Ночь тиха. Пустыня внемлет Богу,
И звезда с звездою говорит.
Воистину самая странная судьба из всех наших славных гениев. Вся его внешняя жизнь — ничто по сравнению с проживаемой им небесной, надземной жизнью.
Скажите, как дано было знать земному поэту XIX века, что из космоса видна "земля в сиянье голубом"? Кто и в какие мгновения уносил его на небо, где так торжественно и чудно?! И кто упорно утаивает от мира истинную причину его гибели? Вот уж и спустя десятилетия после дуэли Лермонтова А. В. Дружинин расспрашивает подробно обо всем того же Руфина Дорохова: "Преданность моего случайного знакомца памяти Лермонтова была беспредельна. Он понимал произведения поэта так, как немногие их понимают: он мог рассказать происхождение почти каждого из стихотворений, событие, подавшее к нему повод, расположение духа, с которым автор "Пророка" брался за перо… За день до своего выступления он, укладываясь в поход, показывал мелкие вещицы, принадлежащие Лермонтову, свой альбом с шуточными стихами поэта, портрет, снятый с него в день смерти, и большую тетрадь в кожаном переплете, наполненную рисунками. Картинки карандашом изображали по большей части сцены из Кавказской жизни, стычки линейных казаков с татарами и т. д. Кое-где между ними были стихи да шуточные двустишия и четверостишия, относящиеся к неизвестным лицам".
Рассказал Дорохов и о подробностях злосчастной дуэли. Дружинин даже в зашифрованном виде многое побоялся записать. Не настало еще время. Но он дает понять: было совершено преступление. А позже бесследно исчезли и Дружинин, и все его записи. Все реликвии, стихи, рисунки, которые Дорохов так бережно хранил, после его гибели исчезли. Даже не сохранилось ни одного его портрета. Что за мистика?
Но вернемся к нашему повествованию. Михаил Лермонтов приезжает в отпуск в Петербург, отдавать ему свой прощальный поклон.
"31 декабря 1840, г. Анапа.
Приказ по Тенгинскому пехотному полку за № 365:
Прибывшего в полк из командировки поручика Лермонтова предписываю исключить из командировочной ведомости, зачислить налицо.
За командира полка
Полковник Голубицкий-Лебединский".
В январе Лермонтов едет в отпуск, преисполненный надежд. Они не оправдались. Отставка не получена. В наградах отказано. Жить осталось пол года…

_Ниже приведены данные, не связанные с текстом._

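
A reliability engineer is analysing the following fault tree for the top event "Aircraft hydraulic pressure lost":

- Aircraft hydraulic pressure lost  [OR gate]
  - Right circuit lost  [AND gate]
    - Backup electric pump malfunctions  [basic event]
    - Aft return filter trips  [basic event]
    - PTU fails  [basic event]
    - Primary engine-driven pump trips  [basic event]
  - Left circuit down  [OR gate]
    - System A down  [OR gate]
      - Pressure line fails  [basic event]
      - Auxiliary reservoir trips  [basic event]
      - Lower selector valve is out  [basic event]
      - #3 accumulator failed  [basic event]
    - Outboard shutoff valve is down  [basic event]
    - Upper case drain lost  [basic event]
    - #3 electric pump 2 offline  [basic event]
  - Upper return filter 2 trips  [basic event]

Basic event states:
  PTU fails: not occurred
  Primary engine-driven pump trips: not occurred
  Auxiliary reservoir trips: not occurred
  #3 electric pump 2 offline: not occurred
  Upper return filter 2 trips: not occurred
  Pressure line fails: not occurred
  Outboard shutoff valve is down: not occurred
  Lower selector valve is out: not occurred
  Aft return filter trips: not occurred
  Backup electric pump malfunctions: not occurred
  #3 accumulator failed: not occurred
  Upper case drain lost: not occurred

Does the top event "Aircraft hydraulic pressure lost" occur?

Right circuit lost [AND]: Backup electric pump malfunctions=not, Aft return filter trips=not, PTU fails=not, Primary engine-driven pump trips=not → not all inputs occur → does not occur.
System A down [OR]: Pressure line fails=not, Auxiliary reservoir trips=not, Lower selector valve is out=not, #3 accumulator failed=not → no input occurs → does not occur.
Left circuit down [OR]: System A down=not, Outboard shutoff valve is down=not, Upper case drain lost=not, #3 electric pump 2 offline=not → no input occurs → does not occur.
Aircraft hydraulic pressure lost [OR]: Right circuit lost=not, Left circuit down=not, Upper return filter 2 trips=not → no input occurs → does not occur.

No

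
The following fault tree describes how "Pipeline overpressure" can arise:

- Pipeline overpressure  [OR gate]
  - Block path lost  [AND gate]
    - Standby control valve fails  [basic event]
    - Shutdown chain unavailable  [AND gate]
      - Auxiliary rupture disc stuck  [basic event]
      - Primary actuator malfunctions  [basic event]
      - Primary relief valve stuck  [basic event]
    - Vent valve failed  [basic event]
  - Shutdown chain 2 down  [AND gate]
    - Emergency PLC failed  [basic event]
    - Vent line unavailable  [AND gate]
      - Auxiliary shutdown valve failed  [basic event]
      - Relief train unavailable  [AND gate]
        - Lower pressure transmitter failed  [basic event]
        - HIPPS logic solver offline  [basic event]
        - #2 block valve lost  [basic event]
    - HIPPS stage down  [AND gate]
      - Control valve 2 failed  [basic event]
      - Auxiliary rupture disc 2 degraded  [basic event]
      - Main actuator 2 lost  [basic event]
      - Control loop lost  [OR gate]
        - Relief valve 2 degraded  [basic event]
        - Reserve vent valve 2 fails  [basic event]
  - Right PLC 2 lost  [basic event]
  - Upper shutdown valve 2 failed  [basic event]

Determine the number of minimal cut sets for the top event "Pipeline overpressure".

Shutdown chain unavailable [AND]: one cut set from each child combined → 1 × 1 × 1 = 1 cut set(s).
Block path lost [AND]: one cut set from each child combined → 1 × 1 × 1 = 1 cut set(s).
Relief train unavailable [AND]: one cut set from each child combined → 1 × 1 × 1 = 1 cut set(s).
Vent line unavailable [AND]: one cut set from each child combined → 1 × 1 = 1 cut set(s).
Control loop lost [OR]: union of children's cut sets → 2 cut set(s).
HIPPS stage down [AND]: one cut set from each child combined → 1 × 1 × 1 × 2 = 2 cut set(s).
Shutdown chain 2 down [AND]: one cut set from each child combined → 1 × 1 × 2 = 2 cut set(s).
Pipeline overpressure [OR]: union of children's cut sets → 5 cut set(s).
Minimal cut sets: {Auxiliary rupture disc stuck, Primary actuator malfunctions, Primary relief valve stuck, Standby control valve fails, Vent valve failed}; {#2 block valve lost, Auxiliary rupture disc 2 degraded, Auxiliary shutdown valve failed, Control valve 2 failed, Emergency PLC failed, HIPPS logic solver offline, Lower pressure transmitter failed, Main actuator 2 lost, Relief valve 2 degraded}; {#2 block valve lost, Auxiliary rupture disc 2 degraded, Auxiliary shutdown valve failed, Control valve 2 failed, Emergency PLC failed, HIPPS logic solver offline, Lower pressure transmitter failed, Main actuator 2 lost, Reserve vent valve 2 fails}; {Right PLC 2 lost}; {Upper shutdown valve 2 failed}.

5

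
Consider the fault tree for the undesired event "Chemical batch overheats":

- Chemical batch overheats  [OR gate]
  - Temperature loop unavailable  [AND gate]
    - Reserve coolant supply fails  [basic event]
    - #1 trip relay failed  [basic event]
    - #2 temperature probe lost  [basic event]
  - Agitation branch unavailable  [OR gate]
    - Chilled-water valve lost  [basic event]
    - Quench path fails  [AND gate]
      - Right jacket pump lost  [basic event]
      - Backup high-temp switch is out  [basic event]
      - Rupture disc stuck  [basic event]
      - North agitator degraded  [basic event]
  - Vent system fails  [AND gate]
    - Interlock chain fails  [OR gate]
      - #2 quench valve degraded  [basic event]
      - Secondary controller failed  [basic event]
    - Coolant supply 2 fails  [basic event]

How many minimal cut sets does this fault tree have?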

Вернулся на Масленицу в феврале 1841 года в Санкт-Петербург уже не искатель светских приключений, а фронтовик, близко соприкасавшийся со смертью. Михаил Лермонтов уже прекрасно понимал свое дальнейшее предназначение. Любым способом уйти в отставку со службы и посвятить себя русской литературе. Он уже и в поэзии перестал писать бесконечные посвящения всем знакомым и малознакомым женщинам. Была бы его воля, он бы под конец жизни почти все свои стихотворные послания к подружкам уничтожил.
Но пока что, несмотря на все хлопоты бабушки, не удалось добиться ни прощения, ни увольнения, всего лишь дали двухмесячный отпуск. По-прежнему его приезда боялись Баранты, к тому же недруги Лермонтова распускали слухи, что несносный поэт готов поехать в Париж, дабы вызвать вновь сына французского посла на дуэль. Иной раз думаешь, может, и на самом деле за этими злыми сплетнями, а потом и за дуэлью Мартынова стояли жандармское отделение графа Бенкендорфа и Министерство иностранных дел Нессельроде. Сколько же можно мутить воду?
Как писал А. П. Шан-Гирей: "Все бабушкины попытки выхлопотать еще раз своему Мише прощение остались без успеха, ей сказали, что не время еще, надо подождать". Как у нас на Руси водится, воевать за родину — это пожалуйста, а все награды и милости совсем другим достаются. Допустим, Михаил Лермонтов — русский гений, он и без орденов на века прославлен, но таких, как он, храбрецов, гибнущих за славу России, во все времена, вплоть до сегодняшнего дня, — многие тысячи, и кто бы о них вспомнил при раздаче орденов и званий?
Как обычно, добирался до Петербурга Михаил Лермонтов через любимую свою Москву, куда и прибыл 30 января 1841 года, но долго задерживаться в Москве не стал и уже в первых числах февраля добрался до Северной столицы. Прибыл в Петербург уже отчаянным русоманом. В литературе он уже был недоволен даже опекавшими его "Отечественными записками" Краевского.